Many HOAs and condo associations believe that they are getting an annual “audit” report from a CPA. The reality is often that they are getting what is called an HOA compilation report. What is the difference? We will take a closer look at the differences and examine what is in a compilation report. It is completely different than filing Form 1120-H.
The three types of reports that can be issued are: (1) audits; (2) reviews; and (3) compilations. They vary in price with the audit being the most expensive and the compilation being the least expensive. Accordingly, the audit provides the most assurance on the financial statements and the compilation provides the least.
The type of report the HOA or condo association receives is dependent on the following factors:
- What is required by state law based on the size of the HOA (often driven by revenues);
- What is required pursuant to the HOA Bylaws; and
- What is desired by the Board of Directors of the HOA.
What is a HOA Compilation Report?
A financial statement compilation is provided to help the management of the association present its financial statements. This presentation provides no assurance that the financial statements are fairly presented and free of material modifications needed for the financial statements to comply with the applicable accounting framework. The accounting framework would be Generally Accepted Accounting Principles (“GAAP”).

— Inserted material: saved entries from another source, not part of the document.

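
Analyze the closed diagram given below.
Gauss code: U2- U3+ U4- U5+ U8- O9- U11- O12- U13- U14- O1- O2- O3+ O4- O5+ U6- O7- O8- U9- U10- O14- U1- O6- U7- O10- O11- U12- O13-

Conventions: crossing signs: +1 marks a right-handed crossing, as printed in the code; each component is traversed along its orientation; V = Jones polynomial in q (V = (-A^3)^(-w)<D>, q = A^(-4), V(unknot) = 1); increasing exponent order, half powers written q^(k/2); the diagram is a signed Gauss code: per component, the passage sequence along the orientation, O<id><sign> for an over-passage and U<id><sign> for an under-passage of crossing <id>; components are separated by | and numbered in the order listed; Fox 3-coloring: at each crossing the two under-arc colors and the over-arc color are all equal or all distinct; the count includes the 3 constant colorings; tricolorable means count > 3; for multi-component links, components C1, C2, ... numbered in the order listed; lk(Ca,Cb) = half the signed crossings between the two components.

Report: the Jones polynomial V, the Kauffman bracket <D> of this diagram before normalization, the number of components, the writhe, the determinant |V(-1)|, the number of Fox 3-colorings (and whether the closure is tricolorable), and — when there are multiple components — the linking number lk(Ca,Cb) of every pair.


V = -q^-10 + q^-6 + q^-4
<D> = A^-14 + A^-6 - A^10 (w = -10)
1 component over 14 crossings, w = -10
3 Fox colorings among 3^14, |V(-1)| = 1: not tricolorable
why: the span of V is 6, forcing >= 6 crossings in any diagram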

Because the HOA compilation report provides limited assurance, the CPA will provide limited procedures. This will typically include minimal inquiries and no analytical, review, or testing procedures. In addition, it does not require an understanding of internal controls.
HOA Compilations are preferred by those cost sensitive associations whose financial statement users are satisfied with this type of engagement. However, given there is no assurance that the financial statements compiled, represent fairly the results and financial situation of the association, a compilation is not a favorite among lenders and creditors.
A compilation report addresses either a complete set of financial statements or individual statements. In a compilation, the the HOA Board assumes responsibility for the preparation and presentation of the financial statements. The CPA providing the compilation services must have adequate industry-level understanding and knowledge of the client to prepare the financial statements.
The CPA is required to have adequate documentation to give a clear understanding of the work that he or she has completed. This documentation should incorporate the engagement letter, critical issues, and any communications to management with respect to fraud or unlawful acts noted by the accountant.
When completed, the CPA gives a written report that should accompany the composed financial statements. This report states that the accountant has not audited or reviewed the financial statements, and hence does not state an opinion or offer any assurance that the financial statements are in conformity with GAAP.
In the event that the CPA considers the financial statements compiled may contain material misstatements, he or she should acquire extra information to confirm or deny this position. If he or she is unable to obtain such additional information, the accountant should withdraw from the engagement.
The reality is that most HOAs and condo associations have compilation reports and not audit reports. In most situations, this is adequate. However, if the Board desires a higher level of assurance they may want to consider an audit or review. Many CPAs will complete the report in addition to other tax services.